What you did through the footage, the editing and what you show us, gave Marianne such soul, more than we could ever imagine. The songs then took on a whole different meaning.
I’m so pleased that happened.
Talk about piecing the footage and achieving that.
When I first started the film, I remembered Marianne telling me when I was 20-years-old, that Pennebaker – someone I had never heard of at that time, had been there the year before and he’d shot a whole lot of footage with her. I think he’d gone to meet Leonard at the Venice Film Festival. Leonard wasn’t on Hydra. So Pennebaker shot this footage of her on 16mm which Marianne had never seen and I’d never heard anymore about it. I’m friends with Pennebaker now. I kept calling Penne about this footage. He was like, “I’m 90 and if you think I’m going to crawl around in my vault, looking for something I shot over 50 years ago, forget it. I don’t know where it is.”
I kept calling, and in the end, I was speaking to his son who reluctantly agreed to look in the vault. He ended up finding 80 minutes of film that had never been viewed. It was pure gold. We found the other footage of Axel on Hydra which a Norweigan artist had, and it had never been developed. It was just in storage in his attic. We developed it all and put that in the film.
A lot of it was digging up material.
Leonard was a very disciplined and quite guarded man in a lot of ways. He’d answer the same question word for word.
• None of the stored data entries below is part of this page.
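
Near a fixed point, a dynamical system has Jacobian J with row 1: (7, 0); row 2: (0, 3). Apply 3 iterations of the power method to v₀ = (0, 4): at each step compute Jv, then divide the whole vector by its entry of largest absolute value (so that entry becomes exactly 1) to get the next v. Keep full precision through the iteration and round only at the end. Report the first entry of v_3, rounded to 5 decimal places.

Jv0 = (0.000000, 12.000000); divide by 12.000000 → v1 = (0.000000, 1.000000)
Jv1 = (0.000000, 3.000000); divide by 3.000000 → v2 = (0.000000, 1.000000)
Jv2 = (0.000000, 3.000000); divide by 3.000000 → v3 = (0.000000, 1.000000)
Requested entry of v3: 0/108 = 0.00000

0.00000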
There were few interviews with journalists that he trusted. Or when he was in Israel or places like that, that had particular significance for him that he would delve into himself and come up with quite startling ways of looking at himself.
We had to try and find all those interviews that were hidden away. They were with some remote radio station in Israel. Or, he had these collectors who would interview him and he had a relationship with them. They were in Hull or way off places, and they’re quite old now. So, we’d pore through all those tapes and do transcripts of them.
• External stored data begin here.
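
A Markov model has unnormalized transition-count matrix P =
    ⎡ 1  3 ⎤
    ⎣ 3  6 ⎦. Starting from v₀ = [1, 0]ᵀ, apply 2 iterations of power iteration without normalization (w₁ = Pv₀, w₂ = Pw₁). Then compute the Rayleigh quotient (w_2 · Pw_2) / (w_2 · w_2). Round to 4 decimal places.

7.4048

w1 = Pv₀ = (1·1 + 3·0; 3·1 + 6·0) = (1, 3)
w2 = Pw1 = (1·1 + 3·3; 3·1 + 6·3) = (10, 21)
Pw2 = (73, 156)
w2·Pw2 = 10·73 + 21·156 = 4006; w2·w2 = 10·10 + 21·21 = 541
λ ≈ 4006/541 = 7.4048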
To really get the revealing material on the level which was meaningful and didn’t sound like it was un-intimate, Marianne was difficult because she didn’t talk as much as Leonard. A lot of her stuff was in Norway. Again, it was often with people or collectors who had interviewed her once or twice. So, getting it all was a labor of love.
What was it like for you to tell this story while piecing together their story?
The bit I found the hardest was putting in my own story in a way that didn’t diminish their story or distract us from their story, so it moved their story along in a knowing way without taking over valuable air space with something that way an adjacent story.
I remember re-writing that a lot. I was a little reluctant to put myself into it after a while. I thought I was going to find more letters, but we only found one or two. I think I found it hard putting that stuff in.
Structure wise, it was quite hard to keep their mutual stories going for that length of time. I wanted to keep Marianne very much as she had been. There was more footage of her later on. Pennybaker had shot such romantic footage of her, and one wanted to keep that.
You end with the poem reading, Days of Kindness. Talk about that ending. Was that easy to end it that way? It was such a perfect ending.
I just thought it was such a remarkable poem. It summarizes his regrets and their love. It’s such an admission. There’s guilt. There’s an acknowledgment of life decision. It’s so touching. We’ve all done those kinds of things and moved on from one love to another love. He reads it so beautifully.
You absolutely can hear the apology in his voice.
You do.
Did the songs take on a new meaning after?
I think the one thing I realized was how little I understood his music before.
I think age helps us. Experience does too.
I remember as a 20-year-old trying to understand his music and trying to read his books to understand them. He was being held up as this master by Marianne, and I realize I understood very little.